Abstract: Measuring the morphological parameters of galaxies is a key requirement for studying their formation and evolution. Surveys such as the Sloan Digital Sky Survey (SDSS) have resulted in the availability of very large collections of images, which have permitted population-wide analyses of galaxy morphology. Morphological analysis has traditionally been carried out mostly via visual inspection by trained experts, which is time-consuming and does not scale to large ($\gtrsim10^4$) numbers of images. Although attempts have been made to build automated classification systems, these have not been able to achieve the desired level of accuracy. The Galaxy Zoo project successfully applied a crowdsourcing strategy, inviting online users to classify images by answering a series of questions. Unfortunately, even this approach does not scale well enough to keep up with the increasing availability of galaxy images. We present a deep neural network model for galaxy morphology classification which exploits translational and rotational symmetry. It was developed in the context of the Galaxy Challenge, an international competition to build the best model for morphology classification based on annotated images from the Galaxy Zoo project. For images with high agreement among the Galaxy Zoo participants, our model is able to reproduce their consensus with near-perfect accuracy ($> 99\%$) for most questions. Confident model predictions are highly accurate, which makes the model suitable for filtering large collections of images and forwarding challenging images to experts for manual annotation. This approach greatly reduces the experts' workload without affecting accuracy. The application of these algorithms to larger sets of training data will be critical for analysing results from future surveys such as the LSST.

• The paper introduces a novel approach using rotation-invariant CNNs that leverage multiple rotated views to enhance galaxy morphology classification.
• The model utilizes deep CNN architectures with data augmentation, dropout, and averaging techniques to achieve over 99% accuracy on high-agreement images.
• The method paves the way for automated analysis of large-scale galaxy surveys, reducing manual effort and enabling scalable astronomical data processing.

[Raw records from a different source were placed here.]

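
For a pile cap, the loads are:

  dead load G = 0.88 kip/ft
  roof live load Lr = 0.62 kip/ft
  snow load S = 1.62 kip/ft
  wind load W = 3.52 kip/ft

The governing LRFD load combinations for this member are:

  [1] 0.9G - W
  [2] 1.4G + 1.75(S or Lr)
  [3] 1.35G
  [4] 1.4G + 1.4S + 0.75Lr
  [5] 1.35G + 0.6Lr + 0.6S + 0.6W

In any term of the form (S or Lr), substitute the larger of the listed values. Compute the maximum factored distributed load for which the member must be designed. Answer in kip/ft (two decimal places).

(S or Lr) → S = 1.62 kip/ft.
[1] 0.9(0.88) - 1.0(3.52) = -2.73
[2] 1.4(0.88) + 1.75(1.62) = 4.07
[3] 1.35(0.88) = 1.19
[4] 1.4(0.88) + 1.4(1.62) + 0.75(0.62) = 3.97
[5] 1.35(0.88) + 0.6(0.62) + 0.6(1.62) + 0.6(3.52) = 4.64
Maximum is from combination 5.

4.64 kip/ft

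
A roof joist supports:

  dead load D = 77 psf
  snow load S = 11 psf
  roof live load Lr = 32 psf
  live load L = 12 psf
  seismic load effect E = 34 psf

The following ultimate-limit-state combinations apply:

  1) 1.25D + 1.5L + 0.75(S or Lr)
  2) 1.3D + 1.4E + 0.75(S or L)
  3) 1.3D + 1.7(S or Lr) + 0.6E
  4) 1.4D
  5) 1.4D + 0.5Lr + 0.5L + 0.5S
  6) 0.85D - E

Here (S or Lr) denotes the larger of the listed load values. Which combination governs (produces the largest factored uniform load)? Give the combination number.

(S or Lr) → Lr = 32 psf; (S or L) → L = 12 psf.
1) 1.25(77) + 1.5(12) + 0.75(32) = 138.25
2) 1.3(77) + 1.4(34) + 0.75(12) = 156.70
3) 1.3(77) + 1.7(32) + 0.6(34) = 174.90
4) 1.4(77) = 107.80
5) 1.4(77) + 0.5(32) + 0.5(12) + 0.5(11) = 135.30
6) 0.85(77) - 1.0(34) = 31.45
The largest value is 174.90 psf from combination 3.

Combination 3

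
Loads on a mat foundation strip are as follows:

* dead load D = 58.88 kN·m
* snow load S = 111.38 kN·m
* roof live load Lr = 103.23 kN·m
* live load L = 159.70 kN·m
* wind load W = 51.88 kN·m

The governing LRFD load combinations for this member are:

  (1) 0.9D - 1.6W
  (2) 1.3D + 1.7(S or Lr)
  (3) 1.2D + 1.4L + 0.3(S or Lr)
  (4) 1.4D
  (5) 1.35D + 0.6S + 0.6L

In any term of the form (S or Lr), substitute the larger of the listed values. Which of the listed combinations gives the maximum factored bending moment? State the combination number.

Combination 3

(S or Lr) → S = 111.38 kN·m.
(1) 0.9(58.88) - 1.6(51.88) = -30.02
(2) 1.3(58.88) + 1.7(111.38) = 265.89
(3) 1.2(58.88) + 1.4(159.70) + 0.3(111.38) = 327.65
(4) 1.4(58.88) = 82.43
(5) 1.35(58.88) + 0.6(111.38) + 0.6(159.70) = 242.14
The largest value is 327.65 kN·m from combination 3.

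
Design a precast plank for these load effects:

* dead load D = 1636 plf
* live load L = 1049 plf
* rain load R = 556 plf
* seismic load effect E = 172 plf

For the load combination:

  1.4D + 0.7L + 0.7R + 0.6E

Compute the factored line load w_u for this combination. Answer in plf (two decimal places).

3517.10 plf

1.4(1636) + 0.7(1049) + 0.7(556) + 0.6(172) = 2290.40 + 734.30 + 389.20 + 103.20 = 3517.10
w_u = 3517.10 plf.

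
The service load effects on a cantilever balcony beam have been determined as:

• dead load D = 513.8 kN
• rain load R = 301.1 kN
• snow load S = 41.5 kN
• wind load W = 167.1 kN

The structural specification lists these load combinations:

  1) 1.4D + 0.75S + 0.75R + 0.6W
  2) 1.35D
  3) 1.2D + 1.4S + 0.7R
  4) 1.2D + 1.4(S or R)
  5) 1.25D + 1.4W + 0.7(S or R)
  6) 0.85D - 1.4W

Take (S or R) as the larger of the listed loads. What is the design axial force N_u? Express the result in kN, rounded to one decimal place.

1087.0 kN

(S or R) → R = 301.1 kN.
1) 1.4(513.8) + 0.75(41.5) + 0.75(301.1) + 0.6(167.1) = 719.3 + 31.1 + 225.8 + 100.3 = 1076.5
2) 1.35(513.8) = 693.6
3) 1.2(513.8) + 1.4(41.5) + 0.7(301.1) = 885.4
4) 1.2(513.8) + 1.4(301.1) = 616.6 + 421.5 = 1038.1
5) 1.25(513.8) + 1.4(167.1) + 0.7(301.1) = 642.3 + 233.9 + 210.8 = 1087.0
6) 0.85(513.8) - 1.4(167.1) = 436.7 - 233.9 = 202.8
Maximum is from combination 5.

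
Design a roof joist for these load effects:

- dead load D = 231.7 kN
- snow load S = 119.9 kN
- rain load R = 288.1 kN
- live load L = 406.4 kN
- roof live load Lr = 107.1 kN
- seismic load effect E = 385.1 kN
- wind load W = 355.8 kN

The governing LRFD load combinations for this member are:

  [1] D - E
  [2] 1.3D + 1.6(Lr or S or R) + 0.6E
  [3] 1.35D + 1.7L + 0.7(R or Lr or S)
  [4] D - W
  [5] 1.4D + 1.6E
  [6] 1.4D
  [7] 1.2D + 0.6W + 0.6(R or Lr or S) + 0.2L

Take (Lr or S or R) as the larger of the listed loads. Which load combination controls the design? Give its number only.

(Lr or S or R) → R = 288.1 kN; (R or Lr or S) → R = 288.1 kN.
[1] 1.0(231.7) - 1.0(385.1) = -153.40
[2] 1.3(231.7) + 1.6(288.1) + 0.6(385.1) = 993.23
[3] 1.35(231.7) + 1.7(406.4) + 0.7(288.1) = 1205.35
[4] 1.0(231.7) - 1.0(355.8) = -124.10
[5] 1.4(231.7) + 1.6(385.1) = 940.54
[6] 1.4(231.7) = 324.38
[7] 1.2(231.7) + 0.6(355.8) + 0.6(288.1) + 0.2(406.4) = 745.66
The largest value is 1205.35 kN from combination 3.

Combination 3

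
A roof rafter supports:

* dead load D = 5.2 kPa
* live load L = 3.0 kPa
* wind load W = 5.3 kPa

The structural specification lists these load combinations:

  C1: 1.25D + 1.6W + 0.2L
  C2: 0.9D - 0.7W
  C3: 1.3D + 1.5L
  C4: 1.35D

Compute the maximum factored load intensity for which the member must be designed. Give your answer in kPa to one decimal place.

15.6 kPa

C1: 1.25(5.2) + 1.6(5.3) + 0.2(3.0) = 6.5 + 8.5 + 0.6 = 15.6
C2: 0.9(5.2) - 0.7(5.3) = 4.7 - 3.7 = 1.0
C3: 1.3(5.2) + 1.5(3.0) = 6.8 + 4.5 = 11.3
C4: 1.35(5.2) = 7.0
The controlling combination is 1, giving 15.6 kPa.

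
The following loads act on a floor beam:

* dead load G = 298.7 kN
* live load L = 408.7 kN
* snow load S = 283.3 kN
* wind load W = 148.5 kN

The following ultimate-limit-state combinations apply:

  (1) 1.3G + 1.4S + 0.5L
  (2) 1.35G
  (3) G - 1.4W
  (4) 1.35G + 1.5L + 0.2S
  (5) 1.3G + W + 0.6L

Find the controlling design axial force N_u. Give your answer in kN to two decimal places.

1072.96 kN

(1) 1.3(298.7) + 1.4(283.3) + 0.5(408.7) = 989.28
(2) 1.35(298.7) = 403.25
(3) 1.0(298.7) - 1.4(148.5) = 90.80
(4) 1.35(298.7) + 1.5(408.7) + 0.2(283.3) = 1072.96
(5) 1.3(298.7) + 1.0(148.5) + 0.6(408.7) = 782.03
Combination 4 governs: N_u = 1072.96 kN.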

Rotation-Invariant Convolutional Neural Networks for Galaxy Morphology Prediction

The paper by Dieleman et al. explores a deep learning approach using convolutional neural networks (CNNs) to automate the classification of galaxy morphologies. This work addresses the limitations associated with manual and crowdsourced galaxy classification, especially given the increasing volume of data from astronomical surveys like the Sloan Digital Sky Survey (SDSS).

Background and Challenges

Traditionally, the analysis of galaxy morphology has relied on visual inspection, which is labor-intensive and impractical for large datasets. Automatic methods have existed but often lack the desired accuracy. The Galaxy Zoo project brought a crowdsourced approach, enlisting volunteers to classify images. While effective, this method cannot scale sustainably with data from upcoming projects such as the Large Synoptic Survey Telescope (LSST).

Methodology

The authors propose a model based on convolutional neural networks, specifically designed to exploit translational and rotational symmetries of galaxy images. Unlike prior systems which depended heavily on handcrafted features, this model learns directly from the raw pixel data, capturing hierarchies of features that reflect complex patterns inherent in galaxy images.

A significant novelty introduced is the handling of rotational symmetry by generating multiple rotated viewpoints of each image. This allows CNNs to learn invariant features crucial for accurate morphology prediction without extensive interpolation, which is typically computationally expensive.

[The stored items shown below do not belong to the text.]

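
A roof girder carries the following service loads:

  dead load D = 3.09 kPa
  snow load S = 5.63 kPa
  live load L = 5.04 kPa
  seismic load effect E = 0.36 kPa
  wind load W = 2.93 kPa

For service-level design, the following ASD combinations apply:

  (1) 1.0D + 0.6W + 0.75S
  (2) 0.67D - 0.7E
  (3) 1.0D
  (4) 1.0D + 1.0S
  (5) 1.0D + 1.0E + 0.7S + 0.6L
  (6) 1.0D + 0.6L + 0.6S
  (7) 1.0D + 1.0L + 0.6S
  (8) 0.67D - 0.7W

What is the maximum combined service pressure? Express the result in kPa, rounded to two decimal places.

11.51 kPa

(1) 1.0(3.09) + 0.6(2.93) + 0.75(5.63) = 9.07
(2) 0.67(3.09) - 0.7(0.36) = 1.82
(3) 1.0(3.09) = 3.09
(4) 1.0(3.09) + 1.0(5.63) = 8.72
(5) 1.0(3.09) + 1.0(0.36) + 0.7(5.63) + 0.6(5.04) = 10.42
(6) 1.0(3.09) + 0.6(5.04) + 0.6(5.63) = 9.49
(7) 1.0(3.09) + 1.0(5.04) + 0.6(5.63) = 11.51
(8) 0.67(3.09) - 0.7(2.93) = 0.02
Combination 7 governs: p = 11.51 kPa.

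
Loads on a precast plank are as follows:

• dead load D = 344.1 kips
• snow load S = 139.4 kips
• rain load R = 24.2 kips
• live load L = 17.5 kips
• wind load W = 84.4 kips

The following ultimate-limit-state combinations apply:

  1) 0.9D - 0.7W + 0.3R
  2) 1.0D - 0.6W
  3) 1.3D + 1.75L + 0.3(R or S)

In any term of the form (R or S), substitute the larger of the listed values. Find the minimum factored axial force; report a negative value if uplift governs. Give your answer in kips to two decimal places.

(R or S) → S = 139.4 kips.
1) 0.9(344.1) - 0.7(84.4) + 0.3(24.2) = 309.69 - 59.08 + 7.26 = 257.87
2) 1.0(344.1) - 0.6(84.4) = 344.10 - 50.64 = 293.46
3) 1.3(344.1) + 1.75(17.5) + 0.3(139.4) = 447.33 + 30.63 + 41.82 = 519.78
Combination 1 gives the minimum: 257.87 kips.

257.87 kips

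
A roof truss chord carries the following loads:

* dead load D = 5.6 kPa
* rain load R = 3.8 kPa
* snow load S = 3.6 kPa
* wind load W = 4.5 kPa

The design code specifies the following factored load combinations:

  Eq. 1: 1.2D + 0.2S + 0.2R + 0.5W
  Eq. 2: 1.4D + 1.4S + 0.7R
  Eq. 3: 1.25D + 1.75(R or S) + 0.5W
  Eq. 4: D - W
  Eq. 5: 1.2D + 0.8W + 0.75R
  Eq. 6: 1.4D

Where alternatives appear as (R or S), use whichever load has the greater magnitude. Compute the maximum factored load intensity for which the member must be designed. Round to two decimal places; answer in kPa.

(R or S) → R = 3.8 kPa.
Eq. 1: 1.2(5.6) + 0.2(3.6) + 0.2(3.8) + 0.5(4.5) = 6.72 + 0.72 + 0.76 + 2.25 = 10.45
Eq. 2: 1.4(5.6) + 1.4(3.6) + 0.7(3.8) = 7.84 + 5.04 + 2.66 = 15.54
Eq. 3: 1.25(5.6) + 1.75(3.8) + 0.5(4.5) = 7.00 + 6.65 + 2.25 = 15.90
Eq. 4: 1.0(5.6) - 1.0(4.5) = 5.60 - 4.50 = 1.10
Eq. 5: 1.2(5.6) + 0.8(4.5) + 0.75(3.8) = 6.72 + 3.60 + 2.85 = 13.17
Eq. 6: 1.4(5.6) = 7.84
Combination 3 governs: q_u = 15.90 kPa.

15.90 kPa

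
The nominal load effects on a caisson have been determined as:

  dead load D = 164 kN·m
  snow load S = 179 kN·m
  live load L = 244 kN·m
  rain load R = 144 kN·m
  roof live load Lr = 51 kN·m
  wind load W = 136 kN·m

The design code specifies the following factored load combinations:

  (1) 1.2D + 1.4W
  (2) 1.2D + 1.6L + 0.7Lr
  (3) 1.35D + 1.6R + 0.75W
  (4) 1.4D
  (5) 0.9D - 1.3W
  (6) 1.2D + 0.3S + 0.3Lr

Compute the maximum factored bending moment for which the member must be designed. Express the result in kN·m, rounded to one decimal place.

622.9 kN·m

(1) 1.2(164) + 1.4(136) = 387.2
(2) 1.2(164) + 1.6(244) + 0.7(51) = 622.9
(3) 1.35(164) + 1.6(144) + 0.75(136) = 553.8
(4) 1.4(164) = 229.6
(5) 0.9(164) - 1.3(136) = -29.2
(6) 1.2(164) + 0.3(179) + 0.3(51) = 265.8
Maximum is from combination 2.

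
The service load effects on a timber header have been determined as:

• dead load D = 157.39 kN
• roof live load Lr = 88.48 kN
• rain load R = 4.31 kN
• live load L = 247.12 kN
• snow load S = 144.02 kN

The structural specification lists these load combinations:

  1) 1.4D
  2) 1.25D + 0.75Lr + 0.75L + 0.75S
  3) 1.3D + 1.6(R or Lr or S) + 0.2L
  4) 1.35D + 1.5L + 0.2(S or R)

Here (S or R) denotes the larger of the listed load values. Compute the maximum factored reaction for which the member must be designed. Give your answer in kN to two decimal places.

611.96 kN

(R or Lr or S) → S = 144.02 kN; (S or R) → S = 144.02 kN.
1) 1.4(157.39) = 220.35
2) 1.25(157.39) + 0.75(88.48) + 0.75(247.12) + 0.75(144.02) = 556.45
3) 1.3(157.39) + 1.6(144.02) + 0.2(247.12) = 204.61 + 230.43 + 49.42 = 484.46
4) 1.35(157.39) + 1.5(247.12) + 0.2(144.02) = 212.48 + 370.68 + 28.80 = 611.96
The controlling combination is 4, giving 611.96 kN.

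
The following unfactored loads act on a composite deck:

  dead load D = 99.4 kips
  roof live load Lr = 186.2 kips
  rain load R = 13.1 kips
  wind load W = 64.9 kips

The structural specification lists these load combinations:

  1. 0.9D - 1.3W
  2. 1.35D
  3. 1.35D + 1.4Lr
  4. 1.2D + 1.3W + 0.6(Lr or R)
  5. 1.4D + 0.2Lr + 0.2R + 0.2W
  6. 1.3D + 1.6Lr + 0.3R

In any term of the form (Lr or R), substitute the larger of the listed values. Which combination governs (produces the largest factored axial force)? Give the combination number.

(Lr or R) → Lr = 186.2 kips.
1. 0.9(99.4) - 1.3(64.9) = 89.5 - 84.4 = 5.1
2. 1.35(99.4) = 134.2
3. 1.35(99.4) + 1.4(186.2) = 134.2 + 260.7 = 394.9
4. 1.2(99.4) + 1.3(64.9) + 0.6(186.2) = 119.3 + 84.4 + 111.7 = 315.4
5. 1.4(99.4) + 0.2(186.2) + 0.2(13.1) + 0.2(64.9) = 139.2 + 37.2 + 2.6 + 13.0 = 192.0
6. 1.3(99.4) + 1.6(186.2) + 0.3(13.1) = 431.1
The largest value is 431.1 kips from combination 6.

Combination 6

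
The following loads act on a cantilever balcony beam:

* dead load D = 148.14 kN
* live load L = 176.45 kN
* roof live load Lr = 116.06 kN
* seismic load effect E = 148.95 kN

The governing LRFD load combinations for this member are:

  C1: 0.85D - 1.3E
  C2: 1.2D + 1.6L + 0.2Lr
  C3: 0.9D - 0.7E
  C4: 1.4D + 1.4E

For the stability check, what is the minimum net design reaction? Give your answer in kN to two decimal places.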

The CNN architecture used includes four convolutional layers followed by dense layers. Techniques like dropout regularization, data augmentation, and averaging over multiple model predictions were critical in minimizing overfitting given the limited training data size.

Results

The proposed method achieved high classification accuracy, outperforming other present methodologies, evidenced by their result in the Galaxy Challenge where they ranked first among 326 participants. The model demonstrated over 99% accuracy on high-agreement galaxy images from the Galaxy Zoo dataset. Additionally, the model showed robustness in confidence-based predictions, suggesting it could reliably filter large datasets to reduce expert workload.

Implications and Future Work

The model holds practical implications in scaling up the morphological analysis of massive galaxy surveys. Moreover, due to its generic design, the approach is adaptable to other radial symmetry data tasks beyond astronomy. Upcoming improvements could involve training on even larger datasets, such as newer Galaxy Zoo phases, to enhance model robustness and applicability to high redshift galaxies.

Diving deeper into architectures–potentially those with greater than 20 layers–and integrating with existing astronomical workflows can further refine and leverage model capabilities. This aligns with the broader goal of transitioning towards fully automated, scalable, and accurate astronomical data processing, laying groundwork for exponential growth in galactic research.